Farmers ‘on their knees’ as result of increasing costs
THE FALL IN CATTLE PRICES COUPLED WITH INCREASED COSTS AND SEVERE WEATHER CONDITIONS ARE CAUSING FINANCIAL PRESSURES
WICKLOW farmer Angus Woods has said farmers are under increasing pressure this year which needs to be addressed.
Speaking last week Mr Woods who is the IFA National Livestock Chairman Angus Woods said livestock farmers are under immense income pressure from falling cattle prices, increased costs, severe weather conditions all year and the erosion of direct payments.
He said the income crisis in the livestock sector must be urgently addressed by Agriculture Minister Michael Creed and he cannot allow Budget 2019 pass without delivering on the IFA proposal for the introduction of a €200 targeted payment for suckler cows.
Angus Woods said the October Budget is Minister Creed’s last chance to deliver on the €200 for suckler farmers, who are on their knees in terms of low incomes and rising costs.
He said confidence is at a very low ebb in the suckler sector after the horrendous year they have been through and are now facing a very difficult market situation for the sale of weanlings and stores.
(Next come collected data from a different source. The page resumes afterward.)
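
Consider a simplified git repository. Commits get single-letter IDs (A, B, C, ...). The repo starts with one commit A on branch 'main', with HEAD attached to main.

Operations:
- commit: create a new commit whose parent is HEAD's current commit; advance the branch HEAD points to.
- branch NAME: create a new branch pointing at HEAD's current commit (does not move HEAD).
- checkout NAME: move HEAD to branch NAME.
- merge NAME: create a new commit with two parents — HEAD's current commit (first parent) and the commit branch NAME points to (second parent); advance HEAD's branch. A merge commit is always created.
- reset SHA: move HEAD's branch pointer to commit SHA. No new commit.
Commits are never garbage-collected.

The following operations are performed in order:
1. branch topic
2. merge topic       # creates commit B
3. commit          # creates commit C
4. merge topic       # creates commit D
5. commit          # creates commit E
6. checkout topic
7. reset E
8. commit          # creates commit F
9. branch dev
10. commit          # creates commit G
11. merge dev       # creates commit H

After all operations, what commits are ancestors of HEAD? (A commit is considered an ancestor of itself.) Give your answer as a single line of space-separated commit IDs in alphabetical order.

Answer: A B C D E F G H

Derivation:
After op 1 (branch): HEAD=main@A [main=A topic=A]
After op 2 (merge): HEAD=main@B [main=B topic=A]
After op 3 (commit): HEAD=main@C [main=C topic=A]
After op 4 (merge): HEAD=main@D [main=D topic=A]
After op 5 (commit): HEAD=main@E [main=E topic=A]
After op 6 (checkout): HEAD=topic@A [main=E topic=A]
After op 7 (reset): HEAD=topic@E [main=E topic=E]
After op 8 (commit): HEAD=topic@F [main=E topic=F]
After op 9 (branch): HEAD=topic@F [dev=F main=E topic=F]
After op 10 (commit): HEAD=topic@G [dev=F main=E topic=G]
After op 11 (merge): HEAD=topic@H [dev=F main=E topic=H]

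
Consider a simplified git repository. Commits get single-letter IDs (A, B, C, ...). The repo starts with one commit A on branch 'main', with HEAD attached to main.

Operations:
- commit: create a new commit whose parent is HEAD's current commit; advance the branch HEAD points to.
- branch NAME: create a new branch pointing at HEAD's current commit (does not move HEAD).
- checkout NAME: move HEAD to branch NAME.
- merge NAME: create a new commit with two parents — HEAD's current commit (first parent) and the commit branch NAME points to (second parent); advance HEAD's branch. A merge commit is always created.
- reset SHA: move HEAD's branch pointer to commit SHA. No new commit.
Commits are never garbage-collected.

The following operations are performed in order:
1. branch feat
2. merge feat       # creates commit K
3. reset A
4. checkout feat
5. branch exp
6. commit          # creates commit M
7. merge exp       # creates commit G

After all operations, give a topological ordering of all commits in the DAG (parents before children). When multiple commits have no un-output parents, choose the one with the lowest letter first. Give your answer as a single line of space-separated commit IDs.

Answer: A K M G

Derivation:
After op 1 (branch): HEAD=main@A [feat=A main=A]
After op 2 (merge): HEAD=main@K [feat=A main=K]
After op 3 (reset): HEAD=main@A [feat=A main=A]
After op 4 (checkout): HEAD=feat@A [feat=A main=A]
After op 5 (branch): HEAD=feat@A [exp=A feat=A main=A]
After op 6 (commit): HEAD=feat@M [exp=A feat=M main=A]
After op 7 (merge): HEAD=feat@G [exp=A feat=G main=A]
commit A: parents=[]
commit G: parents=['M', 'A']
commit K: parents=['A', 'A']
commit M: parents=['A']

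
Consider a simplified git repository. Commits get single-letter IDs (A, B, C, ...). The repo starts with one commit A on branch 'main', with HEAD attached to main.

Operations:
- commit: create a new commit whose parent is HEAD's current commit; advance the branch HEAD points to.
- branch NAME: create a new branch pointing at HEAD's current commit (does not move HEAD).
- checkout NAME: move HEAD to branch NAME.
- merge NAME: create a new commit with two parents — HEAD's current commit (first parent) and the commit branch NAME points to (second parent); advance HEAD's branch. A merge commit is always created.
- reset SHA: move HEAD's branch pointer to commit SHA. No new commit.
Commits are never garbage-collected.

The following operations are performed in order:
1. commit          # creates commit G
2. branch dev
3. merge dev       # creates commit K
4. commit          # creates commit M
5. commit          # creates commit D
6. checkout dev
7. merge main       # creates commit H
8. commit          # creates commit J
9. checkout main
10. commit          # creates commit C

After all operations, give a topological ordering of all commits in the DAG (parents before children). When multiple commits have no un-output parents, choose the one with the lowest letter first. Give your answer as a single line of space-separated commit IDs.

After op 1 (commit): HEAD=main@G [main=G]
After op 2 (branch): HEAD=main@G [dev=G main=G]
After op 3 (merge): HEAD=main@K [dev=G main=K]
After op 4 (commit): HEAD=main@M [dev=G main=M]
After op 5 (commit): HEAD=main@D [dev=G main=D]
After op 6 (checkout): HEAD=dev@G [dev=G main=D]
After op 7 (merge): HEAD=dev@H [dev=H main=D]
After op 8 (commit): HEAD=dev@J [dev=J main=D]
After op 9 (checkout): HEAD=main@D [dev=J main=D]
After op 10 (commit): HEAD=main@C [dev=J main=C]
commit A: parents=[]
commit C: parents=['D']
commit D: parents=['M']
commit G: parents=['A']
commit H: parents=['G', 'D']
commit J: parents=['H']
commit K: parents=['G', 'G']
commit M: parents=['K']

Answer: A G K M D C H J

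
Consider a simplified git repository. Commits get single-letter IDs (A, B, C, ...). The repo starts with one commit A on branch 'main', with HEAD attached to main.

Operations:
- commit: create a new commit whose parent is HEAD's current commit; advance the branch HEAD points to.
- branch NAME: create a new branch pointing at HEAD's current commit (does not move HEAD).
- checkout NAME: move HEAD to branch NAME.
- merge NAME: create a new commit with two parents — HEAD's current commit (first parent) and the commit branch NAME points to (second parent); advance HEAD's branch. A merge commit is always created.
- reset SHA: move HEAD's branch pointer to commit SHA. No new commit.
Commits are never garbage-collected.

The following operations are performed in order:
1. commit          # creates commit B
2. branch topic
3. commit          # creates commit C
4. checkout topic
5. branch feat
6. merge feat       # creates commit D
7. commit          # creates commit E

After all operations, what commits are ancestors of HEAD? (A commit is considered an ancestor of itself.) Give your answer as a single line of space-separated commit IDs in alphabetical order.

After op 1 (commit): HEAD=main@B [main=B]
After op 2 (branch): HEAD=main@B [main=B topic=B]
After op 3 (commit): HEAD=main@C [main=C topic=B]
After op 4 (checkout): HEAD=topic@B [main=C topic=B]
After op 5 (branch): HEAD=topic@B [feat=B main=C topic=B]
After op 6 (merge): HEAD=topic@D [feat=B main=C topic=D]
After op 7 (commit): HEAD=topic@E [feat=B main=C topic=E]

Answer: A B D E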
In addition to the €200 suckler cow payment, the IFA National Livestock Chairman called on Minister Creed to show much more support for the low income livestock sector.
He said the Minister needs to support the live export trade with export credit insurance, mechanisms to deal with currency fluctuations and increased promotions. He said the live trade is critical for competition and additional market outlets.
Angus Woods said there are live export opportunities, which if fully pursued, would significantly boost the mart trade for store cattle and weanlings.
‘Minister Creed has to show that the Government is concerned about the income crisis in the livestock sector and take immediate action on sucklers and live exports.’ He said the live trade to Spain has major potential if fully developed and supported.
On the finished cattle side, Angus Woods said the factories needed to stabilise and increase prices. He said this is possible in view of the strong turnaround in cattle prices in our main export market in the UK, where prices have increased by over 8p/kg in the last three weeks.
The National Livestock Chairman said factories needed to seriously commit to winter finishers and provide contract arrangements which will reduce the risk and ensure that there is a reasonable margin for the finisher. He said there are some talks of contracts with individual factories and feeders. He said farmers looking at buying cattle this autumn to feed over the winter months are not prepared to take on the risk involved on their own.
The IFA Livestock Leader said price arrangements and contracts which reduce or eliminate the risk are now typical across several farming systems, including between dairy farmers and their co-ops, and it should be no different with meat factories and their suppliers.
He said factories are dealing with the same retailers and financial sustainability was essential to ensure continued supply.
Angus Woods said the cattle trade is at a critical juncture and it is essential that factories respond positively on prices and do not undermine confidence further at this time.
Angus Woods said following a number of weeks of falling prices in the UK, prices have turned and increased strongly for the last two weeks. UK cattle prices rose by 4p/kg in the week ending August 18 and another 4.3p/kg in week ending August 25.
He said against this background in our major export market, Irish factories were in a position to stabilise and increase prices and he called on the factories to show some commitment to their suppliers. He said UK steers were making £3.73/kg, which is the equivalent of €4.37/kg including vat at an exchange rate of 90p/€.